この世界の憂鬱と気紛れ

タイトルに深い意味はありません。スガシカオの歌に似たようなフレーズがあったかな。日々の雑事と趣味と偏見のブログです。

ソウル・コレクター。

2009-12-09 23:07:08 | 読書
 ジェフリー・ディーヴァー著、『ソウル・コレクター』、読了。市立図書館蔵書。


 何とか貸し出し期限内に『ソウル・コレクター』を読み終えました(最後の100ページはイッキ読み。笑。
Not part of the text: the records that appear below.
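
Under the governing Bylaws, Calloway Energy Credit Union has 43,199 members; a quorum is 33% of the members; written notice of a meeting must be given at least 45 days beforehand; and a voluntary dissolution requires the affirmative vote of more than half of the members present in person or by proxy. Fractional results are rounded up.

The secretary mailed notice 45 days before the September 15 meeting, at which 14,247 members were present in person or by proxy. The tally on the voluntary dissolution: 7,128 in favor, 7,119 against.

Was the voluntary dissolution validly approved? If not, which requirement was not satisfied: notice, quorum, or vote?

Notice: 45 days given; 45 required. Satisfied.
Quorum: 33% of 43,199 = 14,255.67, rounded up to 14,256; 14,247 present. Not satisfied.
Vote: requires a majority of those present (14,247); a majority of 14247 is 7124, so 7,124 needed; 7,128 in favor. Satisfied.

Invalid — quorum requirement not satisfied.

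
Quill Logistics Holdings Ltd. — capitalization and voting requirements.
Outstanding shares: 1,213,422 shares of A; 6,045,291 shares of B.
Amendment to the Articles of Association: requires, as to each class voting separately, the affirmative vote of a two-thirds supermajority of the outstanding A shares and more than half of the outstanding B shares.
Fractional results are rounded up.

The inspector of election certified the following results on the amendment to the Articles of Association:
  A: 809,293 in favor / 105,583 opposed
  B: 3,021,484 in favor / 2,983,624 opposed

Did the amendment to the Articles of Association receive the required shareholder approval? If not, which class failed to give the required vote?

A: 2/3 of 1213422 = 808948; 808,948 required, 809,293 in favor — approved.
B: a majority of 6045291 is 3022646; 3,022,646 required, 3,021,484 in favor — not approved.

Not approved — the B shares did not give the required vote.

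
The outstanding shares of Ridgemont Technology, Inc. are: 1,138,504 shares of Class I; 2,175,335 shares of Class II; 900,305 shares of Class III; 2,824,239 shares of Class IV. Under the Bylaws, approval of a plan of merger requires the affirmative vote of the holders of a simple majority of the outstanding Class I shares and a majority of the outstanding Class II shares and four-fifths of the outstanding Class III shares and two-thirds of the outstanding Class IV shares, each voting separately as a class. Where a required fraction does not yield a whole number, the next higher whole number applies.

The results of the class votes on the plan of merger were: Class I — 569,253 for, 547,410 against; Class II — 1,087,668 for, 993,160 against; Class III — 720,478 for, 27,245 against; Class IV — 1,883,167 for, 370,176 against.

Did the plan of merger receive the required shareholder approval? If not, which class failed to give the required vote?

Approved — every class gave the required vote.

Class I: a majority of 1138504 is 569253; 569,253 required, 569,253 in favor — approved.
Class II: a majority of 2175335 is 1087668; 1,087,668 required, 1,087,668 in favor — approved.
Class III: 4/5 of 900305 = 720244; 720,244 required, 720,478 in favor — approved.
Class IV: 2/3 of 2824239 = 1882826; 1,882,826 required, 1,883,167 in favor — approved.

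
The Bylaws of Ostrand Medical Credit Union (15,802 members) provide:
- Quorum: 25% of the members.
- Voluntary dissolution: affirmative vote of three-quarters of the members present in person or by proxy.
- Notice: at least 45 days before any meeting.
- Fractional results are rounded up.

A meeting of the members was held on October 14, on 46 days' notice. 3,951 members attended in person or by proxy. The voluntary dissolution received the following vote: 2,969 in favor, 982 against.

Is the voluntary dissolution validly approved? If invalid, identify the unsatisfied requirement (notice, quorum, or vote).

Notice: 46 days given; 45 required. Satisfied.
Quorum: 25% of 15,802 = 3,950.50, rounded up to 3,951; 3,951 present. Satisfied.
Vote: requires three-fourths of those present (3,951); 3/4 of 3951 = 2963.25, rounded up to 2964, so 2,964 needed; 2,969 in favor. Satisfied.

Valid — all requirements satisfied.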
)。
 これで安心して週末を迎えることが出来ます。
 結末を知らずに返却することになったら最悪!!とか思ってましたからね。

 さて、日本では1999年の『ボーン・コレクター』から刊行が始まったリンカーン・ライムシリーズも本作で第八作になります(スピン・オフが一作)。
 リンカーン・ライムシリーズといえば、終盤に待ち受けるドンデン返しが売りだ、といっても過言ではないと思います。
 はっきりいって、ドンデン返しの見事さがそのまま作品の評価に直結している、ともいえるのではないでしょうか。
 当然本作もそうに違いないと思って読み進めていったのですが、、、驚きましたよ、ほんと、本作にはドンデン返しがないんですから。
 ドンデン返しがあるに違いないと思わせて、それがないというのもある意味読み手の意表を突いてはいますが、やはりシリーズの売りがないのはどうにもこうにも寂しいものがあります。
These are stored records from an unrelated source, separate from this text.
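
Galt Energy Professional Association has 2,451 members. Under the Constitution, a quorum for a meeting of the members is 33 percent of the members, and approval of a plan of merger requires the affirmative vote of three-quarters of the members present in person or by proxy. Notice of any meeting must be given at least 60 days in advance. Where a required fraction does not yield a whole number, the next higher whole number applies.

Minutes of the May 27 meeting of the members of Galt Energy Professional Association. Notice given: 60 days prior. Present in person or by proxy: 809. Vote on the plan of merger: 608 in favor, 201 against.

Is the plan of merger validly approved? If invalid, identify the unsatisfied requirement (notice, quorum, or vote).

Valid — all requirements satisfied.

Notice: 60 days given; 60 required. Satisfied.
Quorum: 33% of 2,451 = 808.83, rounded up to 809; 809 present. Satisfied.
Vote: requires three-fourths of those present (809); 3/4 of 809 = 606.75, rounded up to 607, so 607 needed; 608 in favor. Satisfied.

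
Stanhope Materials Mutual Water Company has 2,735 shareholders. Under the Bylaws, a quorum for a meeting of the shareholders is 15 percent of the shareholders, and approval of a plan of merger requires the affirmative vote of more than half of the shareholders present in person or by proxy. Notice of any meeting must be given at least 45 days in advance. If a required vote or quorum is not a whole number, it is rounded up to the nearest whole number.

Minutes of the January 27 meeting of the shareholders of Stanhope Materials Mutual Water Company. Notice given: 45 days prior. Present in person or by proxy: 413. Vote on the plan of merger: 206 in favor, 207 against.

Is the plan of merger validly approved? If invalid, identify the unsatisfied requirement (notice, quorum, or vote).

Notice: 45 days given; 45 required. Satisfied.
Quorum: 15% of 2,735 = 410.25, rounded up to 411; 413 present. Satisfied.
Vote: requires a majority of those present (413); a majority of 413 is 207, so 207 needed; 206 in favor. Not satisfied.

Invalid — vote requirement not satisfied.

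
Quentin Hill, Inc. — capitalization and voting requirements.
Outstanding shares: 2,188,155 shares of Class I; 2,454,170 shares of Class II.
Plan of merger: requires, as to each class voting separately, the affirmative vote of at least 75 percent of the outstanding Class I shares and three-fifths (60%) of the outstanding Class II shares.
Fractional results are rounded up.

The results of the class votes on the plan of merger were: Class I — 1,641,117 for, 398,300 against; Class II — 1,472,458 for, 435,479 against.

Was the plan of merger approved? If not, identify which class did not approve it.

Class I: 3/4 of 2188155 = 1641116.25, rounded up to 1641117; 1,641,117 required, 1,641,117 in favor — approved.
Class II: 3/5 of 2454170 = 1472502; 1,472,502 required, 1,472,458 in favor — not approved.

Not approved — the Class II shares did not give the required vote.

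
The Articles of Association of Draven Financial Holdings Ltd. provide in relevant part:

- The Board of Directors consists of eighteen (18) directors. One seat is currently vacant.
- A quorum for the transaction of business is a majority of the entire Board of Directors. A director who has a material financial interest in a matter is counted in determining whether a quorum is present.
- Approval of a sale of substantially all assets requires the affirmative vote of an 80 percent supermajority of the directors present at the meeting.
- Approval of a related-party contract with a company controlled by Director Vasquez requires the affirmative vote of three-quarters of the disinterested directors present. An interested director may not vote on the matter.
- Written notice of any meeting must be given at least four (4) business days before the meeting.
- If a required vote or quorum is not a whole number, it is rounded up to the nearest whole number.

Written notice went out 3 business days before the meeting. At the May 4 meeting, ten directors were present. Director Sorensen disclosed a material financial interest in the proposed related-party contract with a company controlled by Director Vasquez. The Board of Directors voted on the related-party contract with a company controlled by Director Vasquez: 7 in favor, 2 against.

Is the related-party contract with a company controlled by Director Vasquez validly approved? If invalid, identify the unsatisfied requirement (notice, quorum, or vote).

Notice: 3 business days given; 4 required (3 < 4). Not satisfied.
Quorum: 10 present (interested directors count toward quorum); quorum is 10. Satisfied.
Vote: the related-party contract with a company controlled by Director Vasquez requires three-fourths of the disinterested directors present (10 − 1 = 9). 3/4 of 9 = 6.75, rounded up to 7, so 7 affirmative votes are needed; 7 voted in favor. Satisfied.

Invalid — notice requirement not satisfied.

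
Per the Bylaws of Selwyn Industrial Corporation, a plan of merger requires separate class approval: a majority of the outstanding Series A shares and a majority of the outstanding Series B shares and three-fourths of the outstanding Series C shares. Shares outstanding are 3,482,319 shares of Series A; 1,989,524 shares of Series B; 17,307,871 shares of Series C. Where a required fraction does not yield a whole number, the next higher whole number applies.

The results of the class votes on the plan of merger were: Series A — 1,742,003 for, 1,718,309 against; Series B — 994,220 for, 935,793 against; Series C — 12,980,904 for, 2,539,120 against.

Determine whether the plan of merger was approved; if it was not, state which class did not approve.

Series A: a majority of 3482319 is 1741160; 1,741,160 required, 1,742,003 in favor — approved.
Series B: a majority of 1989524 is 994763; 994,763 required, 994,220 in favor — not approved.
Series C: 3/4 of 17307871 = 12980903.25, rounded up to 12980904; 12,980,904 required, 12,980,904 in favor — approved.

Not approved — the Series B shares did not give the required vote.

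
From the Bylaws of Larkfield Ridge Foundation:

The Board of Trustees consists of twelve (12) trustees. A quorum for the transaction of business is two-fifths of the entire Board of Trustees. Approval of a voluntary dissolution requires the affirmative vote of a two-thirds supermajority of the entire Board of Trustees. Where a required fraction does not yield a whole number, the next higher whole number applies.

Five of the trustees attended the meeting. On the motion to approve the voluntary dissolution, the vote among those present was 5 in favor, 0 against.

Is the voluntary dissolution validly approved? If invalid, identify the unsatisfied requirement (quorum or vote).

Quorum: 5 present; quorum is 5. Satisfied.
Vote: the voluntary dissolution requires two-thirds of the entire Board of Trustees (12). 2/3 of 12 = 8, so 8 affirmative votes are needed; 5 voted in favor. Not satisfied.

Invalid — vote requirement not satisfied.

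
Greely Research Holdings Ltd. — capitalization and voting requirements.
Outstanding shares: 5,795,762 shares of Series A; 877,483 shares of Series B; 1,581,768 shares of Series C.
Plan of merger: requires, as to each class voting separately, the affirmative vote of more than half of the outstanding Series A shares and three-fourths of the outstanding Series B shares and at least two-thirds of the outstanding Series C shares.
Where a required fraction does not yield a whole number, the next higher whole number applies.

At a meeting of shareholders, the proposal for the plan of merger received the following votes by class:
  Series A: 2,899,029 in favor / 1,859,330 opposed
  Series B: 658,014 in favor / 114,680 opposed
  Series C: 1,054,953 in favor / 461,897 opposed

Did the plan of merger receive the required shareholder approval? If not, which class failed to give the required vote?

Not approved — the Series B shares did not give the required vote.

Series A: a majority of 5795762 is 2897882; 2,897,882 required, 2,899,029 in favor — approved.
Series B: 3/4 of 877483 = 658112.25, rounded up to 658113; 658,113 required, 658,014 in favor — not approved.
Series C: 2/3 of 1581768 = 1054512; 1,054,512 required, 1,054,953 in favor — approved.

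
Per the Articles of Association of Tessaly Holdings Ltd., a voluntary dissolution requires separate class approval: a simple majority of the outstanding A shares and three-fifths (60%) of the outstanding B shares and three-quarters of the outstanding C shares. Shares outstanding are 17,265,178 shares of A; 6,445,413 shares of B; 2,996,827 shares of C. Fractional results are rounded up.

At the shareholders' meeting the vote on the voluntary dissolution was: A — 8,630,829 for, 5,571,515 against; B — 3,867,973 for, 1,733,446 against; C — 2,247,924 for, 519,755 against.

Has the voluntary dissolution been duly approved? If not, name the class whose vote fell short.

A: a majority of 17265178 is 8632590; 8,632,590 required, 8,630,829 in favor — not approved.
B: 3/5 of 6445413 = 3867247.80, rounded up to 3867248; 3,867,248 required, 3,867,973 in favor — approved.
C: 3/4 of 2996827 = 2247620.25, rounded up to 2247621; 2,247,621 required, 2,247,924 in favor — approved.

Not approved — the A shares did not give the required vote.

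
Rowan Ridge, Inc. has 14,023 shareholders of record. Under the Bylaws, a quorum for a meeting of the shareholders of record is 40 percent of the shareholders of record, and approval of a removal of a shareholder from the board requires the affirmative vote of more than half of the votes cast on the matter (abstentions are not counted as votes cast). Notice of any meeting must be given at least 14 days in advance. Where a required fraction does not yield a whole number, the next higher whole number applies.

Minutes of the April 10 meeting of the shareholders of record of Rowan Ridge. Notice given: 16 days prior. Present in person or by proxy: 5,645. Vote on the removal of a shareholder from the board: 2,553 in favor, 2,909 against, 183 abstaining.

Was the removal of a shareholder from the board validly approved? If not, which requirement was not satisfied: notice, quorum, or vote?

Notice: 16 days given; 14 required. Satisfied.
Quorum: 40% of 14,023 = 5,609.20, rounded up to 5,610; 5,645 present. Satisfied.
Vote: requires a majority of the votes cast (5,645 − 183 abstaining = 5,462); a majority of 5462 is 2732, so 2,732 needed; 2,553 in favor. Not satisfied.

Invalid — vote requirement not satisfied.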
 しかもアメリアが真犯人にたどり着くのが偶々なんですよね。偶々聞き込みに行った先が真犯人の家でした、って展開なんです。
 偶々真犯人の家にたどり着いてりゃ世話ないよ、っていいたいです。

 つまり、本作を純粋にミステリーとして読むとずいぶん低い評価をせざるをえません。ストーリーのつまらなさでいえば、シリーズでも一、二を争うといっていいでしょう。
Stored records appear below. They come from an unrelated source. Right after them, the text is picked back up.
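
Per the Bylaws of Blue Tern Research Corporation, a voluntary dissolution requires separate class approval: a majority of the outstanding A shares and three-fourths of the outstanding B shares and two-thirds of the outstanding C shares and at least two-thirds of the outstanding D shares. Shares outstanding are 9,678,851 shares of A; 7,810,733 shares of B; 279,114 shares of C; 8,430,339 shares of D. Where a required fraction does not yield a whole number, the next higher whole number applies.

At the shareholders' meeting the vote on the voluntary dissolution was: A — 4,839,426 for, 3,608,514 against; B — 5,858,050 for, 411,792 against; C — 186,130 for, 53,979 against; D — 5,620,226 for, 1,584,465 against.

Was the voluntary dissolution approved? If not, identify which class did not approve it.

A: a majority of 9678851 is 4839426; 4,839,426 required, 4,839,426 in favor — approved.
B: 3/4 of 7810733 = 5858049.75, rounded up to 5858050; 5,858,050 required, 5,858,050 in favor — approved.
C: 2/3 of 279114 = 186076; 186,076 required, 186,130 in favor — approved.
D: 2/3 of 8430339 = 5620226; 5,620,226 required, 5,620,226 in favor — approved.

Approved — every class gave the required vote.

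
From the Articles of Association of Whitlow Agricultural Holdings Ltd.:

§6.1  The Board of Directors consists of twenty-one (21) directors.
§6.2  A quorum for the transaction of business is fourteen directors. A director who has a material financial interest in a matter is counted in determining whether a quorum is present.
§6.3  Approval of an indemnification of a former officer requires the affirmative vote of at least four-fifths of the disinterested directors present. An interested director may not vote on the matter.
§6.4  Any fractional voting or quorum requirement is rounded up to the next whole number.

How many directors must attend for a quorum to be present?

The quorum is fixed at 14.

14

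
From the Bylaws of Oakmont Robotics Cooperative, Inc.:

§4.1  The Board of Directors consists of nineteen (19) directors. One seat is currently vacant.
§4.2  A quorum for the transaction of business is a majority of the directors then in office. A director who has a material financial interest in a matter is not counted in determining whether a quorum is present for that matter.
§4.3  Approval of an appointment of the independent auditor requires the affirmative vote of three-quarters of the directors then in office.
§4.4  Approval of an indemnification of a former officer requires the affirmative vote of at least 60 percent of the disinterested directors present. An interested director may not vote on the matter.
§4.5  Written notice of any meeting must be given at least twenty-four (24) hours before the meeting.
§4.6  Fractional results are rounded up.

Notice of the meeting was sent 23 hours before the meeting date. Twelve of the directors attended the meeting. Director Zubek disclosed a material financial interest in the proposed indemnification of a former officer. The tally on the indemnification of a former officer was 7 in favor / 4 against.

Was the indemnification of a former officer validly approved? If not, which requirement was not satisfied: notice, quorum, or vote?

Notice: 23 hours given; 24 required (23 < 24). Not satisfied.
Quorum: 12 present, but the 1 interested director does not count, leaving 11. Quorum is 10. Satisfied.
Vote: the indemnification of a former officer requires three-fifths of the disinterested directors present (12 − 1 = 11). 3/5 of 11 = 6.60, rounded up to 7, so 7 affirmative votes are needed; 7 voted in favor. Satisfied.

Invalid — notice requirement not satisfied.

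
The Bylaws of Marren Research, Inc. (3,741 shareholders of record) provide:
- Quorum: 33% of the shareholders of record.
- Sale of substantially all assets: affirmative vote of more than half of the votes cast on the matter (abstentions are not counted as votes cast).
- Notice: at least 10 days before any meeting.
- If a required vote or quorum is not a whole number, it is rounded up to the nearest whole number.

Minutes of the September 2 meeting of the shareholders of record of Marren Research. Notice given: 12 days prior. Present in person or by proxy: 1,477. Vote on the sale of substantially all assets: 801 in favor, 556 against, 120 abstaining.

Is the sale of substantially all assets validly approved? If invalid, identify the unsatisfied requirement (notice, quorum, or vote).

Valid — all requirements satisfied.

Notice: 12 days given; 10 required. Satisfied.
Quorum: 33% of 3,741 = 1,234.53, rounded up to 1,235; 1,477 present. Satisfied.
Vote: requires a majority of the votes cast (1,477 − 120 abstaining = 1,357); a majority of 1357 is 679, so 679 needed; 801 in favor. Satisfied.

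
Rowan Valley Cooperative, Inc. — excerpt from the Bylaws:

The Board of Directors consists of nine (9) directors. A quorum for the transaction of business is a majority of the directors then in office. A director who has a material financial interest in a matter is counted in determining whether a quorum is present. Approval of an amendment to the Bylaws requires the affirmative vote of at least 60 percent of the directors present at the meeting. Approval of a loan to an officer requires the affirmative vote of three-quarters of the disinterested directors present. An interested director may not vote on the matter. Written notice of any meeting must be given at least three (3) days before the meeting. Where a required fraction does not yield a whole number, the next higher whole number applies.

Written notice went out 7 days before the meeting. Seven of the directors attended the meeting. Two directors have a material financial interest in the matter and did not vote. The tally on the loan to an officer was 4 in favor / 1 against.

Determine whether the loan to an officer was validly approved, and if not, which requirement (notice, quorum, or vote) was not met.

Notice: 7 days given; 3 required (7 ≥ 3). Satisfied.
Quorum: 7 present (interested directors count toward quorum); quorum is 5. Satisfied.
Vote: the loan to an officer requires three-fourths of the disinterested directors present (7 − 2 = 5). 3/4 of 5 = 3.75, rounded up to 4, so 4 affirmative votes are needed; 4 voted in favor. Satisfied.

Valid — all requirements satisfied.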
 じゃ、本作は読む価値がないかというと決してそんなことはありません。
 っていうか、インターネットの恩恵を受けているものであれば、誰もが必読であるといってもいいかもしれません。
 恩恵を受ける一方、インターネットにはこんな危険も潜んでいるんだということを我々に教えてくれる、警告の書といえると思います。
 本作におけるデータ社会の描かれ方は、些か演出過剰であることは否めなくても荒唐無稽と切り捨てることは誰にも出来ないはずです。
 本作を読み終わった直後に、インターネットの通販サイトで買い物を出来るという剛の者はそうそういないのではないでしょうか。